The way Tom Hyland tells it, Lamy was once the quintessential New Mexican town, a place so typical of the Wild West it looked out of a postcard. There was a store and saloon called the Pink Garter, where cowboys would drink and play cards on an intricate cherrywood bar imported from Germany. In the middle of the town was a bustling train station with a direct line to Santa Fe, popular enough it carried anyone from Georgia O’Keeffe to J. Robert Oppenheimer into the city.
Then there are ghost stories, of course, ones of giant balloons holding what appeared to be a troupe of supernatural musicians, and the tales of outlaws, several of them featuring Billy the Kid himself.
Hyland tells these tales of a better time from the inside of a train car built in the early 1900s, wood upholstery and checkered green seats set below smoky, worn light fixtures. But while the train car looks right out of that idyllic Wild West postcard, nothing else in Lamy does.
The freight cars that supplied Lamy with most of its business ran dry around 2009, and while the line to Santa Fe held on for a few more years, it closed in 2013, shutting the town off from its only real traffic source. Instead of a direct line to Santa Fe, it’s now one of a half-dozen tiny New Mexico towns that have dwindled into little more than the train stop itself.
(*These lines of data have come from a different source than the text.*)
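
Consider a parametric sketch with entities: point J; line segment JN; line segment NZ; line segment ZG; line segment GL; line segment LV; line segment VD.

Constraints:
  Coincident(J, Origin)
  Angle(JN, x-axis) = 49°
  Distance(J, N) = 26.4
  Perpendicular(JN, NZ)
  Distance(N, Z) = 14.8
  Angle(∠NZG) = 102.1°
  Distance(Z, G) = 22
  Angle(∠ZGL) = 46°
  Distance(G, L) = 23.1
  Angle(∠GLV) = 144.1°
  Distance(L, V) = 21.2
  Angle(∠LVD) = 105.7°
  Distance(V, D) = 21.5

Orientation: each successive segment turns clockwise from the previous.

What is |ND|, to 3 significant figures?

25.1

J is at the origin; JN runs at 49.0° with length 26.4, so N = (17.3, 19.9). The perpendicularity gives NZ at right angles to JN, so NZ runs at -41.0°; with |NZ| = 14.8, Z = (28.5, 10.2). ∠NZG = 102.1° gives ZG at -119° from the x-axis; with |ZG| = 22.0, G = (17.9, -9.05). ∠ZGL = 46.0° gives GL at 107° from the x-axis; with |GL| = 23.1, L = (11.1, 13.0). ∠GLV = 144.1° gives LV at 71.2° from the x-axis; with |LV| = 21.2, V = (17.9, 33.1). ∠LVD = 105.7° gives VD at -3.10° from the x-axis; with |VD| = 21.5, D = (39.4, 31.9). Then |ND| = |D − N| = 25.1.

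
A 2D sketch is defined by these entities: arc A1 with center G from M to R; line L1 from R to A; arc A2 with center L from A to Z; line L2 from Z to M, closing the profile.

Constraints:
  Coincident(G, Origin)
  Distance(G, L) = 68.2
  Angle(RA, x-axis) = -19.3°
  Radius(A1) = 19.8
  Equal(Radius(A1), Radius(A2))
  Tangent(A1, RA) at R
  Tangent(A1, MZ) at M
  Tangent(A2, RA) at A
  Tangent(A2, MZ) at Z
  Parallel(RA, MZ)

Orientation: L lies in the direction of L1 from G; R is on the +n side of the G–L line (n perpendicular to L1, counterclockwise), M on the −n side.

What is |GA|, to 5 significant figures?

71.016

Tangency of A1 to both parallel lines with radius 19.8 puts R and M at G ± 19.8·n: R = (6.5442, 18.687), M = (-6.5442, -18.687). Equal radii place A and Z the same way about L: A = L + 19.8·n = (70.911, -3.8538), Z = L − 19.8·n = (57.823, -41.228). Then |GA| = |A − G| = 71.016.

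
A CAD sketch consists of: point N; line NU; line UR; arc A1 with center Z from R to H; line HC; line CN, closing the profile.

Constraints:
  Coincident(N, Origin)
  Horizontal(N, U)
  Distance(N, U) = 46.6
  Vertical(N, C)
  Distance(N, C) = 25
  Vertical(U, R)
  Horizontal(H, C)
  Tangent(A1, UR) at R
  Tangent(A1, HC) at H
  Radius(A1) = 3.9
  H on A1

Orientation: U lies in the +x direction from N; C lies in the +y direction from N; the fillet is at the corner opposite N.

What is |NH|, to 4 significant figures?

49.48

The virtual corner opposite N is at (46.60, 25.00). A1 meets UR tangentially, so ZR is at right angles to UR and since A1 is tangent to HC there, ZH ⟂ HC, with radius 3.9, so the center Z sits 3.9 in from both sides at Z = (42.70, 21.10). That places the tangent points at R = (46.60, 21.10) on UR and H = (42.70, 25.00) on HC. Then |NH| = |H − N| = 49.48.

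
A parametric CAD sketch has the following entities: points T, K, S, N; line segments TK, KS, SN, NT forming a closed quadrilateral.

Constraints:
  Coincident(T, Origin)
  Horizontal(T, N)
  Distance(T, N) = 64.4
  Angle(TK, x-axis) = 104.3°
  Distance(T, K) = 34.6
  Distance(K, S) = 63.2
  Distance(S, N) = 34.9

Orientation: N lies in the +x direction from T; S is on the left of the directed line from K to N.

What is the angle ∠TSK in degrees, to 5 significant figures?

31.530°

Checks: |KS| = 63.20 ✓; |SN| = 34.90 ✓.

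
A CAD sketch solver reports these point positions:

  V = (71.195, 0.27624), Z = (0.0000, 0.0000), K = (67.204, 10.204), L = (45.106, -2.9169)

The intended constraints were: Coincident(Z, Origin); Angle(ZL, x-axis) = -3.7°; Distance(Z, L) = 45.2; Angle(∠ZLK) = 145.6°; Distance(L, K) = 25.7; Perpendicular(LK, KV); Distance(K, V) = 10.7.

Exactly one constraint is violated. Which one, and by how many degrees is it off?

Perpendicular(LK, KV) — off by 8.80°.

Z = (0.00, 0.00) ✓; ZL at -3.700° ✓; |ZL| = 45.20 ✓; ∠ZLK = 145.6° ✓; |LK| = 25.70 ✓; ∠(LK, KV) = 98.80° ✗; |KV| = 10.70 ✓.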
The Pink Garter, re-named the Legal Tender in the 1960s, was listed in the National Register of Historic Places in the 1980s and became the non-profit Lamy Railroad and History Museum in the early 2000s. The museum still operated a restaurant inside the space, but that closed in 2013, and while it says it’s open four days a week, the locals say that number is actually much lower. Yet until recently, it was the only thing open in the vicinity of the train station.
Last week, Butch and Cindy Lou (they both declined to give their last names) began running a snack and libations shop inside an old railroad car directly next to the train track. For the first time in years, people getting off the train will have a place to go.
Cindy Lou, who ran the restaurant inside the museum before it closed, knows there’s a community waiting and willing. She hosts country concerts near the train tracks in the summer that sometimes draw as many as 400 people. And she has friends like Hyland, a sign maker, who know this could be the first step toward turning their town around. If the government reverses historical designation on the building, the museum might change ownership and re-open the saloon, and if enough people visit the saloon, the line to Santa Fe might spring back to life.
Wefunder met Cindy Lou, Butch, and Tom on the second day of our 10-day, 5-city, cross-country train trip. We spent our first night in Santa Fe, where we co-hosted an event with our friends at Meow Wolf, then took a bus to Lamy in order to start a 17-hour ride to Kansas City.
At the Meow Wolf event, we not only got to tour their incredible, mind-altering House of Eternal Return, but also meet founders and investors from all over New Mexico. We learned about companies working on space infrastructure, climate change solutions, socially-conscious filmmaking, and more.
These relationships, as well as the ones made in Lamy, are the reason we’re on this trip. For all its innovation and money, Silicon Valley has made itself into a very real bubble. We've found that it’s one thing to work with companies across the country remotely, but quite another to meet them in person, in their own states, their own comfort zones, and feel that energy face-to-face.
We don’t have train car turned snack shop trying to revitalize a community in San Francisco, but maybe we should. The spirit of entrepreneurship is alive in this country. We just need to be paying attention.